In today’s podcast episode we chat to Katherine May. Katherine is an author of fiction and memoir whose titles include Wintering, The Electricity of Every Living Thing, The Whitstable High Tide Swimming Club, The 52 Seductions, Burning Out, and Ghosts & Their Uses. She is the editor of The Best, Most Awful Job, an anthology of essays about motherhood. Her journalism and essays have appeared in a range of publications including The Times, The Observer, Good Housekeeping and Aeon.
Previously the Programme Director for Creative Writing at Canterbury Christ Church University, Katherine currently works as a literary scout for Lucy Abrahams Literary Scouting and a freelance editor for organisations including Faber Academy and Audible. She lives in Whitstable, Kent with her husband and son.
In this interview we talk about Katherine’s recent book, Wintering, which is all about how we process and accept the inevitable darker times in our lives. We note how as a society we are almost geared to fight against the ‘bad stuff’ and often this sets us up to struggle when ‘life stuff’ does happen, which it does for all of us. We discuss how as a society we actively try to avoid feeling bad. Katherine explains how engaging with our winters teaches us valuable lessons.
Katherine is one of a growing number of women who are diagnosed as autistic later in life. She shares what that meant for her in terms of self-acceptance, understanding, and being able to find women like her.

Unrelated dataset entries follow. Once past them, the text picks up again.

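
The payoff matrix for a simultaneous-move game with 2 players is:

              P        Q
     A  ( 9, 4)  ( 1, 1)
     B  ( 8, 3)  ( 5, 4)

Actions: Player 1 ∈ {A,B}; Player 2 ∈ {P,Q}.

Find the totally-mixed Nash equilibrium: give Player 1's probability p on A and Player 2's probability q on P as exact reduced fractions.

P1 indiff ⇒ q·9+(1-q)·1 = q·8+(1-q)·5 ⇒ q(1) = (1-q)(4) ⇒ q = 4/5
P2 indiff ⇒ p·4+(1-p)·3 = p·1+(1-p)·4 ⇒ p(3) = (1-p)(1) ⇒ p = 1/4

P1 mixes 1/4 on A; P2 mixes 4/5 on P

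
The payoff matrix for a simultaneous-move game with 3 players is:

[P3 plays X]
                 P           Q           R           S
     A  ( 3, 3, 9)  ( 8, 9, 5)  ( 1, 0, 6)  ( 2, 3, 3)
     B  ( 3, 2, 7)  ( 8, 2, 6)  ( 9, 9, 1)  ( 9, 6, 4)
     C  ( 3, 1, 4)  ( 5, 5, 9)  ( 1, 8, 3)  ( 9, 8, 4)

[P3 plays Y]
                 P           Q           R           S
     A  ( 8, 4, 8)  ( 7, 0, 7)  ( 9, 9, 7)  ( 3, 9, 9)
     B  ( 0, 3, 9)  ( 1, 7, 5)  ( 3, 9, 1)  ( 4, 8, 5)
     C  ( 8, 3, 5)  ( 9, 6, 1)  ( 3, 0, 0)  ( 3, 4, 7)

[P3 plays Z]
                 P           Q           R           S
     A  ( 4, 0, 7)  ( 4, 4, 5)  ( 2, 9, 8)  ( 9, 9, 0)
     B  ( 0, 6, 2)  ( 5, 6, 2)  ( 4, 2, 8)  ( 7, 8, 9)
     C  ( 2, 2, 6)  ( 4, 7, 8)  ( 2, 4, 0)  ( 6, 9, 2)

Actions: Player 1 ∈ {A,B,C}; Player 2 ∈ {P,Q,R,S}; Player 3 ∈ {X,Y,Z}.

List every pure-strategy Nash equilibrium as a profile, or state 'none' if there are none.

(A,P,X): not NE [P2→Q gives 9>3]
(A,P,Y): not NE [P2→S gives 9>4; P3→X gives 9>8]
(A,P,Z): not NE [P2→S gives 9>0; P3→X gives 9>7]
(A,Q,X): not NE [P3→Y gives 7>5]
(A,Q,Y): not NE [P1→C gives 9>7; P2→S gives 9>0]
(A,Q,Z): not NE [P1→B gives 5>4; P2→S gives 9>4; P3→Y gives 7>5]
(A,R,X): not NE [P1→B gives 9>1; P2→Q gives 9>0; P3→Z gives 8>6]
(A,R,Y): not NE [P3→Z gives 8>7]
(A,R,Z): not NE [P1→B gives 4>2]
(A,S,X): not NE [P1→C gives 9>2; P2→Q gives 9>3; P3→Y gives 9>3]
(A,S,Y): not NE [P1→B gives 4>3]
(A,S,Z): not NE [P3→Y gives 9>0]
(B,P,X): not NE [P2→R gives 9>2; P3→Y gives 9>7]
(B,P,Y): not NE [P1→C gives 8>0; P2→R gives 9>3]
(B,P,Z): not NE [P1→A gives 4>0; P2→S gives 8>6; P3→Y gives 9>2]
(B,Q,X): not NE [P2→R gives 9>2]
(B,Q,Y): not NE [P1→C gives 9>1; P2→R gives 9>7; P3→X gives 6>5]
(B,Q,Z): not NE [P2→S gives 8>6; P3→X gives 6>2]
(B,R,X): not NE [P3→Z gives 8>1]
(B,R,Y): not NE [P1→A gives 9>3; P3→Z gives 8>1]
(B,R,Z): not NE [P2→S gives 8>2]
(B,S,X): not NE [P2→R gives 9>6; P3→Z gives 9>4]
(B,S,Y): not NE [P2→R gives 9>8; P3→Z gives 9>5]
(B,S,Z): not NE [P1→A gives 9>7]
(C,P,X): not NE [P2→S gives 8>1; P3→Z gives 6>4]
(C,P,Y): not NE [P2→Q gives 6>3; P3→Z gives 6>5]
(C,P,Z): not NE [P1→A gives 4>2; P2→S gives 9>2]
(C,Q,X): not NE [P1→B gives 8>5; P2→S gives 8>5]
(C,Q,Y): not NE [P3→X gives 9>1]
(C,Q,Z): not NE [P1→B gives 5>4; P2→S gives 9>7; P3→X gives 9>8]
(C,R,X): not NE [P1→B gives 9>1]
(C,R,Y): not NE [P1→A gives 9>3; P2→Q gives 6>0; P3→X gives 3>0]
(C,R,Z): not NE [P1→B gives 4>2; P2→S gives 9>4; P3→X gives 3>0]
(C,S,X): not NE [P3→Y gives 7>4]
(C,S,Y): not NE [P1→B gives 4>3; P2→Q gives 6>4]
(C,S,Z): not NE [P1→A gives 9>6; P3→Y gives 7>2]

PSNE: ∅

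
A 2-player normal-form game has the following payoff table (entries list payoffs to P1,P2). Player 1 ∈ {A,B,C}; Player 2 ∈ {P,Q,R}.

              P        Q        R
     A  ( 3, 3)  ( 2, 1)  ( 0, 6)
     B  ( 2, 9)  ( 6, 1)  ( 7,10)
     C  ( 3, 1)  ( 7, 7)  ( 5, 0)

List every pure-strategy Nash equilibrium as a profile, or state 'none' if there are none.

(A,P): not NE [P2→R gives 6>3]
(A,Q): not NE [P1→C gives 7>2; P2→R gives 6>1]
(A,R): not NE [P1→B gives 7>0]
(B,P): not NE [P1→C gives 3>2; P2→R gives 10>9]
(B,Q): not NE [P1→C gives 7>6; P2→R gives 10>1]
(B,R): NE
(C,P): not NE [P2→Q gives 7>1]
(C,Q): NE
(C,R): not NE [P1→B gives 7>5; P2→Q gives 7>0]

Nash profiles: (B,R), (C,Q)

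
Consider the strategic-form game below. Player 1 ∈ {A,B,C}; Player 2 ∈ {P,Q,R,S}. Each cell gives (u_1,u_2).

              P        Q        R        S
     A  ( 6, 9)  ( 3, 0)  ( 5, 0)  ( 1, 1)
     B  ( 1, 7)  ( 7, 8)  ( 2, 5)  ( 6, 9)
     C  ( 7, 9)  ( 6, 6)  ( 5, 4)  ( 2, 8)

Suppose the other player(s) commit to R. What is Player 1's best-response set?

argmax u_1 = {A,C}

u_1(A vs R) = 5
u_1(B vs R) = 2
u_1(C vs R) = 5
max payoff 5 at {A,C}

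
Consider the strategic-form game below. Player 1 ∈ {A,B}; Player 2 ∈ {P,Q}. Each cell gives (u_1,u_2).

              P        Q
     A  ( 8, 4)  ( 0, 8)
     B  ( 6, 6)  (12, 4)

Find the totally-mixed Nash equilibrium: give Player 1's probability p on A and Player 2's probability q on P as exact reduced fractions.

P1 mixes 1/3 on A; P2 mixes 6/7 on P

P1 indiff ⇒ q·8+(1-q)·0 = q·6+(1-q)·12 ⇒ q(2) = (1-q)(12) ⇒ q = 6/7
P2 indiff ⇒ p·4+(1-p)·6 = p·8+(1-p)·4 ⇒ p(-4) = (1-p)(-2) ⇒ p = 1/3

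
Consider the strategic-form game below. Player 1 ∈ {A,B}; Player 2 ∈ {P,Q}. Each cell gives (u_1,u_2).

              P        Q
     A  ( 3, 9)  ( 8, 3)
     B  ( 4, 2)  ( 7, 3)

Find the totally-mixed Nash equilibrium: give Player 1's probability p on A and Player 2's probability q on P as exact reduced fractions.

P1 indiff ⇒ q·3+(1-q)·8 = q·4+(1-q)·7 ⇒ q(-1) = (1-q)(-1) ⇒ q = 1/2
P2 indiff ⇒ p·9+(1-p)·2 = p·3+(1-p)·3 ⇒ p(6) = (1-p)(1) ⇒ p = 1/7

P1 mixes 1/7 on A; P2 mixes 1/2 on P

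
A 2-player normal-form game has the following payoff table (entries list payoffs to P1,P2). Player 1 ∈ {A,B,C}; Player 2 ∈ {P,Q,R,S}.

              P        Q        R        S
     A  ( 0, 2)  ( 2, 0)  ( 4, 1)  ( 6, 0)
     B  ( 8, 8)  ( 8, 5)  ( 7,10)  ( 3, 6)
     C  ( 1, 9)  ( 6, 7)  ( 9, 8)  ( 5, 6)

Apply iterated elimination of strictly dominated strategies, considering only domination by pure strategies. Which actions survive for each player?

P2 drop Q (P beats it: A:2>0 B:8>5 C:9>7)
P2 drop S (P beats it: A:2>0 B:8>6 C:9>6)
P1 drop A (B beats it: P:8>0 R:7>4)
P1→{B,C} P2→{P,R}

Survivors P1:{B,C} P2:{P,R}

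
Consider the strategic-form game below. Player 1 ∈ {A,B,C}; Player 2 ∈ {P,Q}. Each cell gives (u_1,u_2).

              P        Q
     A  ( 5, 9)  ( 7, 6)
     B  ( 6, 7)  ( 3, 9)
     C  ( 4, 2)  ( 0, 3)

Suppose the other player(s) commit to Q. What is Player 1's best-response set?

u_1(A vs Q) = 7
u_1(B vs Q) = 3
u_1(C vs Q) = 0
max payoff 7 at {A}

P1 best: {A}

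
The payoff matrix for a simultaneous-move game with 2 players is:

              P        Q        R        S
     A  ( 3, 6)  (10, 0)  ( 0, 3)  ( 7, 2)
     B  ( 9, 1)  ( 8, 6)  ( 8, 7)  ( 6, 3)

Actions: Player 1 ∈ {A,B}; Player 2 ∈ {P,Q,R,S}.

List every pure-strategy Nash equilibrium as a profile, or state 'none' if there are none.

Nash profiles: (B,R)

(A,P): not NE [P1→B gives 9>3]
(A,Q): not NE [P2→P gives 6>0]
(A,R): not NE [P1→B gives 8>0; P2→P gives 6>3]
(A,S): not NE [P2→P gives 6>2]
(B,P): not NE [P2→R gives 7>1]
(B,Q): not NE [P1→A gives 10>8; P2→R gives 7>6]
(B,R): NE
(B,S): not NE [P1→A gives 7>6; P2→R gives 7>3]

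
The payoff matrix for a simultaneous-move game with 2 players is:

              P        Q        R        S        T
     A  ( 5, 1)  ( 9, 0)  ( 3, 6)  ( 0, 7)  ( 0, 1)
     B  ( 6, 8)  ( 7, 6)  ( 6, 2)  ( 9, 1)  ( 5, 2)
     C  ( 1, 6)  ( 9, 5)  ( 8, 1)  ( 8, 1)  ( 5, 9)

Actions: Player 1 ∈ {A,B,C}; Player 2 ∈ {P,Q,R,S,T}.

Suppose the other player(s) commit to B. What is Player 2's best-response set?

BR_2 = {P}

u_2(P vs B) = 8
u_2(Q vs B) = 6
u_2(R vs B) = 2
u_2(S vs B) = 1
u_2(T vs B) = 2
max payoff 8 at {P}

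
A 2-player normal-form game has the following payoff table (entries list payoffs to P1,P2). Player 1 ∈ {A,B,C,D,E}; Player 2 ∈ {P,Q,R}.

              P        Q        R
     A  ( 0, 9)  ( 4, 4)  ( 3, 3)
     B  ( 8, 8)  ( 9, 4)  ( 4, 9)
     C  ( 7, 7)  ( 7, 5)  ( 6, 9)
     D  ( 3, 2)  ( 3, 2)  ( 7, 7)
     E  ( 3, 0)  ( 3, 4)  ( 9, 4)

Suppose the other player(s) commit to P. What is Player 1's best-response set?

u_1(A vs P) = 0
u_1(B vs P) = 8
u_1(C vs P) = 7
u_1(D vs P) = 3
u_1(E vs P) = 3
max payoff 8 at {B}

argmax u_1 = {B}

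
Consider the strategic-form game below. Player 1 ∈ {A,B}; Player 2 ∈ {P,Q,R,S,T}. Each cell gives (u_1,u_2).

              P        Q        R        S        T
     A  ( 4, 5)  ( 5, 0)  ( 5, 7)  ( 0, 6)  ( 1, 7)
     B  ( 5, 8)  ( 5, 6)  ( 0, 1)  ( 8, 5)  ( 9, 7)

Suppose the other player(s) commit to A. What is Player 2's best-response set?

u_2(P vs A) = 5
u_2(Q vs A) = 0
u_2(R vs A) = 7
u_2(S vs A) = 6
u_2(T vs A) = 7
max payoff 7 at {R,T}

BR_2 = {R,T}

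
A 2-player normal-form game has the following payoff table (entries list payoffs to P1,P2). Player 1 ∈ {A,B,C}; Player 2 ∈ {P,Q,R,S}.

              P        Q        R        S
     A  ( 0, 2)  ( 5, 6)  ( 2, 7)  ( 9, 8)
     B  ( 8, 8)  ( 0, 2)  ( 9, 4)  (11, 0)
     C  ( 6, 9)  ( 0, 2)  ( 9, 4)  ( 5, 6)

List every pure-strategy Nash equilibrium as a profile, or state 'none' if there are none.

PSNE = {(B,P)}

(A,P): not NE [P1→B gives 8>0; P2→S gives 8>2]
(A,Q): not NE [P2→S gives 8>6]
(A,R): not NE [P1→C gives 9>2; P2→S gives 8>7]
(A,S): not NE [P1→B gives 11>9]
(B,P): NE
(B,Q): not NE [P1→A gives 5>0; P2→P gives 8>2]
(B,R): not NE [P2→P gives 8>4]
(B,S): not NE [P2→P gives 8>0]
(C,P): not NE [P1→B gives 8>6]
(C,Q): not NE [P1→A gives 5>0; P2→P gives 9>2]
(C,R): not NE [P2→P gives 9>4]
(C,S): not NE [P1→B gives 11>5; P2→P gives 9>6]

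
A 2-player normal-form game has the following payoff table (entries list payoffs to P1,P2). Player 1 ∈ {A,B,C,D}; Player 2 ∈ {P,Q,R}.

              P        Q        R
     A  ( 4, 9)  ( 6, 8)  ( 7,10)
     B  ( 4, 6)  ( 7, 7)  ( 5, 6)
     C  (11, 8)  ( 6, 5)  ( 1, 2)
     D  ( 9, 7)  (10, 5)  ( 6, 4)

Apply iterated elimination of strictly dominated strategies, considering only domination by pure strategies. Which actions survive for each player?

P1 drop B (D beats it: P:9>4 Q:10>7 R:6>5)
P2 drop Q (P beats it: A:9>8 C:8>5 D:7>5)
P1→{A,C,D} P2→{P,R}

IESDS → P1:{A,C,D} P2:{P,R}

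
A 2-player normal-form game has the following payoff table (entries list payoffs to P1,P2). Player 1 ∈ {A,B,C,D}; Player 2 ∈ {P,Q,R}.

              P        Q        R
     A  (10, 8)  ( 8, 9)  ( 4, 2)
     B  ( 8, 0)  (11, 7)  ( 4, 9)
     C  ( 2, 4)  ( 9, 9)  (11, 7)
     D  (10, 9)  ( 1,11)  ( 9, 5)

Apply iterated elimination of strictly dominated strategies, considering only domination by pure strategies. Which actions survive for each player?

P2 drop P (Q beats it: A:9>8 B:7>0 C:9>4 D:11>9)
P1 drop A (C beats it: Q:9>8 R:11>4)
P1 drop D (C beats it: Q:9>1 R:11>9)
P1→{B,C} P2→{Q,R}

IESDS → P1:{B,C} P2:{Q,R}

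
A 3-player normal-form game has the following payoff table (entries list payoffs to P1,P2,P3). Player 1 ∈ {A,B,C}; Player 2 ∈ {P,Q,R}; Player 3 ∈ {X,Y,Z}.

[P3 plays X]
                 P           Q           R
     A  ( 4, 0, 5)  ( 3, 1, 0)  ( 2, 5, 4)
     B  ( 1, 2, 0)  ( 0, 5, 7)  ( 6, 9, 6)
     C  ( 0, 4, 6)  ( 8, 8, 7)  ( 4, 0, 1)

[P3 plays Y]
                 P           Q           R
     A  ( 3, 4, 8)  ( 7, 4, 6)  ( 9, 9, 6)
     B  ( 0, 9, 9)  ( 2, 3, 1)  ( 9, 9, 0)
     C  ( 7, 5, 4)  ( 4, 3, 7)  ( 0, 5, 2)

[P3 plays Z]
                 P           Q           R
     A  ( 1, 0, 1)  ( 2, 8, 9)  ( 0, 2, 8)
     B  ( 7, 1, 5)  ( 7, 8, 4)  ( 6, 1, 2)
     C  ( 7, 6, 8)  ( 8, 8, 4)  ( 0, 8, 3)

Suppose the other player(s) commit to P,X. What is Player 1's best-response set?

BR_1 = {A}

u_1(A vs P,X) = 4
u_1(B vs P,X) = 1
u_1(C vs P,X) = 0
max payoff 4 at {A}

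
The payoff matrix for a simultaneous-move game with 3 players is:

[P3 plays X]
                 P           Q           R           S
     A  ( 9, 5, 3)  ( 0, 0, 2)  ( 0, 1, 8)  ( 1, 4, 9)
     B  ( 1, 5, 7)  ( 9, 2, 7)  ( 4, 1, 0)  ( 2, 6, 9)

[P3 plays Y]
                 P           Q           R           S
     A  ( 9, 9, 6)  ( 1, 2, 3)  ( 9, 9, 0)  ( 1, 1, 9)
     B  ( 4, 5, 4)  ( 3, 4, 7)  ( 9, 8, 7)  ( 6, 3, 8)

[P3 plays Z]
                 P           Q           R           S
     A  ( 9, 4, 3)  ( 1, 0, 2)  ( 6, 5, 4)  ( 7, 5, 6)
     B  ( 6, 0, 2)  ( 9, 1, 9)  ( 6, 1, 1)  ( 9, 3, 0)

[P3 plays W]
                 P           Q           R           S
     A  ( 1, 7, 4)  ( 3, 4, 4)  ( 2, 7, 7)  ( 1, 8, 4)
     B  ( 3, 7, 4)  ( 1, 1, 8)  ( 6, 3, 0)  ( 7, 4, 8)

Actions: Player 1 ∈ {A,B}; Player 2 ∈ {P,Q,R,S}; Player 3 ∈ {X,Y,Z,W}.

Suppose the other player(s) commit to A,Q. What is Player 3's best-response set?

BR_3 = {W}

u_3(X vs A,Q) = 2
u_3(Y vs A,Q) = 3
u_3(Z vs A,Q) = 2
u_3(W vs A,Q) = 4
max payoff 4 at {W}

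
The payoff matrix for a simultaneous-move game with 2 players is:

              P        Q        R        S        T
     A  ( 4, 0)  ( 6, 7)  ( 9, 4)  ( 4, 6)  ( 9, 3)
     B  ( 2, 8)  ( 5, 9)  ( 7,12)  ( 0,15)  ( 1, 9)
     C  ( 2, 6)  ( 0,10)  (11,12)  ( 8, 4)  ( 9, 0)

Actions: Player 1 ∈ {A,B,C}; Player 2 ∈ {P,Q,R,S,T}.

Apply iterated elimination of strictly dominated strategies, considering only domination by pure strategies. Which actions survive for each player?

P1 drop B (A beats it: P:4>2 Q:6>5 R:9>7 S:4>0 T:9>1)
P2 drop P (Q beats it: A:7>0 C:10>6)
P2 drop S (Q beats it: A:7>6 C:10>4)
P2 drop T (Q beats it: A:7>3 C:10>0)
P1→{A,C} P2→{Q,R}

IESDS → P1:{A,C} P2:{Q,R}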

We talk about the intersection of wellness and being neurodivergent, often a place where the wellness industry as a whole fails to address how their offerings aren’t serving the community. Katherine shares how we need more agency in wellness processes to suit all of our differing needs. She talks about how we need to find ways to communicate our needs, and understand consent.
Katherine talks about how there is still a long way to go for mainstream understanding of autism, and the need for better representation of neurodivergent people. Plus, Katherine shares how we need to not just show diversity of autistic people, but also normalise without attaching tragedy narratives.
I was eager to ask Katherine about her experience of sea swimming. She kindly shares the joy and therapeutic benefits of sea swimming all year round. And yes, she does enjoy it more in the winter.
Katherine shares what a good life means to her, plus an excellent self-care tip for fellow autistic people.
Finally we talk about why Katherine was drawn to writing, and specifically writing memoir.
I left this interview feeling positively buoyant and inspired, with a determination that one day I will try sea swimming.
Wintering is something that comes to all of us. It is about learning to engage with wintering. We can’t avoid it, but we can learn something from it. It can bring change.
In some parts of the wellness industry it’s almost mean at its root to say that if bad things happen to people, it’s their fault or the result of not doing certain things. It’s a terrible way to talk to people who are suffering.
If we don’t engage with our winters and what they are teaching us we find we repeat the same things over and over again.
By getting the autism diagnosis Katherine was able to give herself what she needed instead of what she thought she ought to do.
When you stop resisting who you are and what you need you have the capacity to feel better.
Neurodivergent people includes the autism spectrum, ADHD, dyslexia, dyspraxia, some people include bipolar disorder, depression, etc.
Often the wellness industry is not able to meet people’s needs because often they don’t know what their needs are.
Self-care was developed for people with a variety of needs to do the basics, to keep self-regulated and healthy and happy.
Different autistic people will have different needs.
Some autistic people are sensory seekers, others are sensory avoiders. You can’t predict each other’s needs. We need to create a community of respect where people ask about other people’s needs.
There is a need to diversify what autism looks like in the public eye. We need to see more of not just the positives but also just the neutral humanity of autistic people.
Sea swimming gives the most extraordinary high. It’s 15 minutes of bliss. When it’s cold to start with, trust that it gets better.
Thinking about what the good life is is a constant process. It’s about the flexibility to follow interests, energy, fascination, levels of concentration, passion.